In fact, the uptime of US nuclear power plants was above 90% for the last decade.

And even if a reactor goes offline, a power plant usually operates 2 to 4 reactors, so the entire plant continues operating.

veverkap 27 minutes ago | parent | prev | next [-]

Unless they hire Homer Simpson.....

testing22321 27 minutes ago | parent | prev [-]

Is 90% equal to 24x7, 365?

sandworm101 20 minutes ago | parent [-]

Yes. The refueling takes the most time but that is planned years in advance. A one-year planned outage every decade can still be 24/7/365 in the other nine years.

gopalv an hour ago | parent | prev | next [-]

The name makes me think it is a molten salt reactor, but it uses liquid sodium. Still aptly named.

I was hoping the Thorium molten salt ones with atmospheric pressure vessels would pick up pace thanks to this boom in power demand or Helion would arrive on the scene right on time for this.

eigenspace 21 minutes ago | parent [-]

It is a molten salt reactor, just not a molten salt thorium reactor.

ck2 an hour ago | parent | prev | next [-]

Thorium reactors are the future, safest possible

PBS Space Time explainer

* https://www.youtube.com/watch?v=ElulEJruhRQ

ChrisArchitect 22 minutes ago | parent | prev | next [-]

News from January OP;

Discussion on this and related Meta nuclear moves at the time:

Meta announces nuclear energy projects

https://news.ycombinator.com/item?id=46578497

julcol 17 minutes ago | parent | prev | next [-]

yes, and hopefully all of them will be set up in his garden and his children kindergarten.

Because why somebody else should bear the risk of a nuclear disaster.

This is nonsense. State/society is the last backstop, the last resort insurer in nuclear risk. Why shall we insure nuclear risks so Mark gets richer with more clicks ? again socializing the costs and privatizing de profits.

Not in my backyard.

nine_k 8 minutes ago | parent [-]

This kind of reactor is really hard to blow up: https://en.wikipedia.org/wiki/Molten-salt_reactor#Properties

(Disclaimer: most of my life I lived closer than 50 miles to various major nuclear plants.)

jcgrillo an hour ago | parent | prev | next [-]

> I don't believe you.[0]

[0] https://c.tenor.com/wuKJbik2LcEAAAAM/anchorman-ron-burgundy....

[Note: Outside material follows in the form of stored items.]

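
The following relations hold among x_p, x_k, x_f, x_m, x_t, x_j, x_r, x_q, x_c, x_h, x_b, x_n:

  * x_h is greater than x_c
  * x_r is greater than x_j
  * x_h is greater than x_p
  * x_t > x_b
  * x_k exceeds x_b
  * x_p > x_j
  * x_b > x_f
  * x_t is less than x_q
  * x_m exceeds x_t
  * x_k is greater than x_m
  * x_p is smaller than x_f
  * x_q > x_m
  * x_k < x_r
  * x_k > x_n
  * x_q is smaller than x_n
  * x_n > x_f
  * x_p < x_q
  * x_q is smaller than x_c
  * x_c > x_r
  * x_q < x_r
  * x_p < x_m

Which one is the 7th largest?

Piecing the relations together gives one ordering: x_j < x_p < x_f < x_b < x_t < x_m < x_q < x_n < x_k < x_r < x_c < x_h.
Counting 7 from the largest end gives x_m.

x_m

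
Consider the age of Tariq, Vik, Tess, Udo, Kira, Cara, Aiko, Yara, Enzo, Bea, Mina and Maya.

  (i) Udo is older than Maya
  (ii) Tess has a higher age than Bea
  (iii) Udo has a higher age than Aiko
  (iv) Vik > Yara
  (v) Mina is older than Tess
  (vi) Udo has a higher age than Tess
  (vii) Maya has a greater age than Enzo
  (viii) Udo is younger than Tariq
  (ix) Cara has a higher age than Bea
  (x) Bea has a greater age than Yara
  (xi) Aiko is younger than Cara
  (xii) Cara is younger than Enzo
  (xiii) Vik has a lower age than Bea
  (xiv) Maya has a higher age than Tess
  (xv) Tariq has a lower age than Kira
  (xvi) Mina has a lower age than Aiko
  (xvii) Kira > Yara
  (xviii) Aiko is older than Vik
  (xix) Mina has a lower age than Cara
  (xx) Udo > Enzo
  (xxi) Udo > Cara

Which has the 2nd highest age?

The consecutive relations fix a unique order: Yara < Vik < Bea < Tess < Mina < Aiko < Cara < Enzo < Maya < Udo < Tariq < Kira.
Counting 2 from the largest end gives Tariq.

Tariq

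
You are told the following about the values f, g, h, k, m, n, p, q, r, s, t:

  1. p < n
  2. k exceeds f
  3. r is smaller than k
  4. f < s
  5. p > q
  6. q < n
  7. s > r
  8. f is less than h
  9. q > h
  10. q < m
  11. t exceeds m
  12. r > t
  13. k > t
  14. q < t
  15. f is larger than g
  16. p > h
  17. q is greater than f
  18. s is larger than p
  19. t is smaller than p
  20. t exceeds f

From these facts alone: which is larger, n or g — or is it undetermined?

g < f and f < h give g < h.
With h < q: g < f < h < q.
Then q < m extends the chain to m.
Then m < t extends the chain to t.
With t < p: g < f < h < q < m < t < p.
Then p < n extends the chain to n.
So n is larger.

n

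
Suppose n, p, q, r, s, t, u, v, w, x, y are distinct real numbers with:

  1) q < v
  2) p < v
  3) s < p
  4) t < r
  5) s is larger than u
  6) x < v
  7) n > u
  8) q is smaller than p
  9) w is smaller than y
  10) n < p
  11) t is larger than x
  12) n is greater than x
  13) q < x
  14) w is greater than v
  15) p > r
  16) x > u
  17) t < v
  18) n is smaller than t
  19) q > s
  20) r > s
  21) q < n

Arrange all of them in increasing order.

The consecutive links are each given: u < s; s < q; q < x; x < n; n < t; t < r; r < p; p < v; v < w; w < y.

u < s < q < x < n < t < r < p < v < w < y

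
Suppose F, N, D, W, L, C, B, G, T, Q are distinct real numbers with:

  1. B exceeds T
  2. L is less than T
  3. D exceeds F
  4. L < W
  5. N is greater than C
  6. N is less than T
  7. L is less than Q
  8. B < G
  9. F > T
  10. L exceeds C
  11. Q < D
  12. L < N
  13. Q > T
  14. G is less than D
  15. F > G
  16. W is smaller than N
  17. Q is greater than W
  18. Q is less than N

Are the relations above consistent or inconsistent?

inconsistent

Chaining the given relations yields Q < N < T, so Q < T. But one relation states T < Q. These cannot both hold.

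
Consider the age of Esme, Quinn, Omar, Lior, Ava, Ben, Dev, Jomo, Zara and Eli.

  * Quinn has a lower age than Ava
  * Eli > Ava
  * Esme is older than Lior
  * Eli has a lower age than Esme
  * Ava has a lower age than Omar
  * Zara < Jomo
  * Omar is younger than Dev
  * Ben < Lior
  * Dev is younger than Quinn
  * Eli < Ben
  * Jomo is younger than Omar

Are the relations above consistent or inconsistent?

inconsistent

We have Ava < Omar stated directly, yet also Omar < Dev < Quinn < Ava by chaining the others — so Omar < Ava. Contradiction.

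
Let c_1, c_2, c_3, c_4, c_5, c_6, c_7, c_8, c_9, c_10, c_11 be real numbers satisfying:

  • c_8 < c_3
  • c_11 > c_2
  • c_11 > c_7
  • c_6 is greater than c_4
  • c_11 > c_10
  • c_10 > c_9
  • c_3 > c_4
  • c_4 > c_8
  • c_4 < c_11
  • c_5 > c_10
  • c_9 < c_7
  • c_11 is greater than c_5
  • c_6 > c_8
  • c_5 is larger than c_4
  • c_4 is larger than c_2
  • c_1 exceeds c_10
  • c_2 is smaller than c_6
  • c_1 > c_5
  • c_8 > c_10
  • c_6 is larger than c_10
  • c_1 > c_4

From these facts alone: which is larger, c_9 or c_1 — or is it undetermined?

c_1

c_9 < c_10 < c_8 < c_4 < c_5 < c_1, by transitivity through c_10, c_8, c_4, c_5.
So c_1 is larger.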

holoduke 44 minutes ago | parent | prev [-]

When I read this I am more convinced that Europe is done. With leaders like Kaja Kallis, Rutte and Ursula it's so blatantly visible that these people can't think further than one minute. It's really time for a breakup so countries are no longer chained to insanity. They are destroying themselves.

Muromec 25 minutes ago | parent | next [-]

Ursula Vonderleyenska is not real and can not harm you

bflesch 27 minutes ago | parent | prev [-]

It seems Europe is living rent free in your head, maybe you should talk to a shrink.

petcat 11 minutes ago | parent [-]

I think that person is in the EU and certainly not living rent free!

But it is a very real concern that there seems to be a total lack of technology investment and innovation across Europe.